科学的ではない(ここでは科学的を「数値測定が論拠になっているかどうか」という意味で使っています)のですが、人生がスムーズに進まなかった時に、これらの言葉に救われた人も多いのではないでしょうか。
もちろん、私もその一人です。
第2世代 幸せな人を分析する
2002年に発表された「VERY HAPPY PEOPLE」という心理学者による研究論文があります。
これまで哲学者・宗教家が行ってきた幸せの定義からのアプローチではなく、自分が幸せだと思っている“人”を分析して、幸せの共通因子を見つけ出していく取組でした。

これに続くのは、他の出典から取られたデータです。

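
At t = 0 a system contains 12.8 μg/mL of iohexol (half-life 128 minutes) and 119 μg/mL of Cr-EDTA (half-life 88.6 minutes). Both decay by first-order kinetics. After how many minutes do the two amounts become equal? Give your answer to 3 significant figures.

Set 12.8·(1/2)^(t/128) = 119·(1/2)^(t/88.6).
Taking log₂: log₂(12.8/119) = t·(1/128 − 1/88.6).
log₂(0.10756) = -3.2167; 1/128 − 1/88.6 = -0.0034742.
t = -3.2167 / -0.0034742 ≈ 925.9 minutes.

926 minutes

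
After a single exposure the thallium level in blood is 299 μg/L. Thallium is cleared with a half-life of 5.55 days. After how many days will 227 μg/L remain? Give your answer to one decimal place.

Fraction remaining = 227/299 ≈ 0.7592.
n = log₂(299/227) = ln(1.3172)/ln 2 ≈ 0.39745 half-lives.
t = n × t½ = 0.39745 × 5.55 ≈ 2.2059 days.

2.2 days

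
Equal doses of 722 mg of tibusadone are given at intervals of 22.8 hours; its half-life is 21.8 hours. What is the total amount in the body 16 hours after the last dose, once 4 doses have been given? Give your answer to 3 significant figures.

796 mg

The 4 doses were given 84.4, 61.6, 38.8, 16 hours ago.
Total = 722·(1/2)^(84.4/21.8) + 722·(1/2)^(61.6/21.8) + 722·(1/2)^(38.8/21.8) + 722·(1/2)^(16/21.8)
      = 49.327 + 101.84 + 210.26 + 434.11 ≈ 795.54 mg.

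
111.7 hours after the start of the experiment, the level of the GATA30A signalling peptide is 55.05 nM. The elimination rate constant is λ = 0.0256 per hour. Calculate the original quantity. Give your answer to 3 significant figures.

t½ = ln 2 / λ = 0.69315 / 0.0256 ≈ 27.076 hours.
Number of half-lives elapsed: n = 111.7/27.076 ≈ 4.1254.
A₀ = A × 2^n = 55.05 × 2^4.1254 = 55.05 × 17.453 ≈ 960.8 nM.

961 nM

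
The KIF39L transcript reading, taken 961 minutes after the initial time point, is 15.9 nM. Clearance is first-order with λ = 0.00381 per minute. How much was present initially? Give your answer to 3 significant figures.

t½ = ln 2 / λ = 0.69315 / 0.00381 ≈ 181.93 minutes.
Number of half-lives elapsed: n = 961/181.93 ≈ 5.2823.
A₀ = A × 2^n = 15.9 × 2^5.2823 = 15.9 × 38.916 ≈ 618.77 nM.

619 nM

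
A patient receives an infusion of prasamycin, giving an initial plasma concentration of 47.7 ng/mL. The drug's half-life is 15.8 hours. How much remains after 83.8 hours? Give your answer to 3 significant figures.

Number of half-lives: n = 83.8/15.8 ≈ 5.3038.
Remaining = 47.7 × (1/2)^5.3038 = 47.7 × 0.025316 ≈ 1.2076 ng/mL.

1.21 ng/mL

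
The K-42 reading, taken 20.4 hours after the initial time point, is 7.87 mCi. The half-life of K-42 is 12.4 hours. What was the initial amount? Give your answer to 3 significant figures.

24.6 mCi

Number of half-lives elapsed: n = 20.4/12.4 ≈ 1.6452.
A₀ = A × 2^n = 7.87 × 2^1.6452 = 7.87 × 3.1278 ≈ 24.616 mCi.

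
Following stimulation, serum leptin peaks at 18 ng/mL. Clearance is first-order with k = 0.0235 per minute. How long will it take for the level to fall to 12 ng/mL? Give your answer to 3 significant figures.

t½ = ln 2 / k = 0.69315 / 0.0235 ≈ 29.496 minutes.
Fraction remaining = 12/18 ≈ 0.66667.
n = log₂(18/12) = ln(1.5)/ln 2 ≈ 0.58496 half-lives.
t = n × t½ = 0.58496 × 29.496 ≈ 17.254 minutes.

17.3 minutes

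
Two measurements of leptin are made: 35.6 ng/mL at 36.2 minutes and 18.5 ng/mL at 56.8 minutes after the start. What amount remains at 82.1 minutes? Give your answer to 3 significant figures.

Over Δt = 56.8 − 36.2 = 20.6 minutes, the level fell by a factor of 35.6/18.5 ≈ 1.9243.
n = log₂(1.9243) ≈ 0.94435 half-lives, so t½ = 20.6/0.94435 ≈ 21.814 minutes.
From t = 56.8 to t = 82.1: 18.5 × (1/2)^((82.1−56.8)/21.814) ≈ 8.2801 ng/mL.

8.28 ng/mL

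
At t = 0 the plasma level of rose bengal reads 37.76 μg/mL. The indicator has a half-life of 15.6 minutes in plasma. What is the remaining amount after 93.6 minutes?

Elapsed time is 6 half-lives (93.6/15.6).
Each half-life halves the amount: 37.76 × (1/2)^6 = 37.76/64 = 0.59 μg/mL.

0.59 μg/mL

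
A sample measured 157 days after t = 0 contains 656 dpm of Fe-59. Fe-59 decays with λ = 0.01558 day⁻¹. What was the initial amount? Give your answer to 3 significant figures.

t½ = ln 2 / λ = 0.69315 / 0.01558 ≈ 44.49 days.
Number of half-lives elapsed: n = 157/44.49 ≈ 3.5289.
A₀ = A × 2^n = 656 × 2^3.5289 = 656 × 11.543 ≈ 7572.1 dpm.

7570 dpm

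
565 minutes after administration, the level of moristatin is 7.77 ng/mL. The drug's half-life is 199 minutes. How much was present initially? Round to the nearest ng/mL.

56 ng/mL

Number of half-lives elapsed: n = 565/199 ≈ 2.8392.
A₀ = A × 2^n = 7.77 × 2^2.8392 = 7.77 × 7.1562 ≈ 55.604 ng/mL.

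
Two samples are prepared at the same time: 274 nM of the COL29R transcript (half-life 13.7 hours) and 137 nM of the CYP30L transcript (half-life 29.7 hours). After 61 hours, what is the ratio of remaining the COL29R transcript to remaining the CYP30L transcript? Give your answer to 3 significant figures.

0.379

COL29R transcript: 274 × (1/2)^(61/13.7) = 274 × (1/2)^4.4526 ≈ 12.514 nM.
CYP30L transcript: 137 × (1/2)^(61/29.7) = 137 × (1/2)^2.0539 ≈ 32.995 nM.
Ratio ≈ 12.514 / 32.995 ≈ 0.37928.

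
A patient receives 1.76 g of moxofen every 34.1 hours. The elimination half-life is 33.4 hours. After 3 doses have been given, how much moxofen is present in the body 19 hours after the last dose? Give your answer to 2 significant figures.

2.1 g

The 3 doses were given 87.2, 53.1, 19 hours ago.
Total = 1.76·(1/2)^(87.2/33.4) + 1.76·(1/2)^(53.1/33.4) + 1.76·(1/2)^(19/33.4)
      = 0.28813 + 0.58469 + 1.1865 ≈ 2.0593 g.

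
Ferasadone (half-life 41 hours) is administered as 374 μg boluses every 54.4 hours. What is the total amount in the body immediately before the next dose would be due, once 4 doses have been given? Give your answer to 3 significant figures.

The 4 doses were given 217.6, 163.2, 108.8, 54.4 hours ago.
Total = 374·(1/2)^(217.6/41) + 374·(1/2)^(163.2/41) + 374·(1/2)^(108.8/41) + 374·(1/2)^(54.4/41)
      = 9.4452 + 23.693 + 59.435 + 149.09 ≈ 241.67 μg.

242 μg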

石川善樹さん曰く、VERY HAPPYな人たちの特徴は「収入は高いのか、学歴はどうかではなく、良い友達がいる点」でした。
第3世代 幸せな場面を分析する
最近は、幸せな人と不幸な人がいる前提に立つのではなく、人はどんな“場面”が
幸せなのかに着目したアプロ―チが行われています。
「幸福学(ハーバード・ビジネス・レビュー:ダイヤモンド社:2018年11月)」から2つの研究結果を抜粋して、「人を幸せにする接客」について考えてみようと思います。
研究結果① 幅広い感情の経験 =幸せ
ハーバード大学の研究者ジョルディ・クォードバックによる「感情多様性と
感情エコシステム」という最新の研究では、「ポジティブなものも、ネガティブなものも含めて、幅広い感情を経験することが、心身両面の満足感(幸せ)に繋がる」ことが明らかになっています。(SIS齋藤が一部編集)
日本人的に表現すると、「喜怒哀楽といった感情の起伏を伴う経験が、心身両面の満足感(幸せ)である」と捉えられます。
接客では、怒哀といった感情が起こるといけないので(笑)、さまざまな喜楽を伴った感情の起伏を、お客様にどのくらい届けることができるのかが、「人を幸せにする接客」を考える上で、大事な視点になります。
研究結果② 幸せはインパクトよりも頻度が大事
心理学者のエド・ディナーの研究成果によると、基本的に「ポジティブな経験の頻度」は、「ポジティブな感情の強さ」よりも、幸福度の予測材料として、はるかに優れている。
どうしたら、幸せになれるのか考えた場合、強烈なイベントを思い浮かべるが、毎日ささやかな良いことが10数回起こる人は、本当に驚くほど素晴らしいことが
1回だけ起こる人よりも幸せである可能性が高い。
幸福は、無数の小さな出来事に総和と言える。(SIS齋藤が一部編集)
よく接客の研修などで、「小さいな気づかいを大切にしましょう」というお話がありますが、それが証明されましたね。
以上二つの研究結果を合わせると、「人を幸せにする接客」は、
『さまざまな喜楽を伴った感情の起伏が、小さくても、数多くお客様に生まれる接客』
と考えられますね。
当たり前と言えば、当たり前ですよね(笑)。
以前から言われてきたことですが、それが研究でも明らかになったことが確認できたことは、意味があったと思います。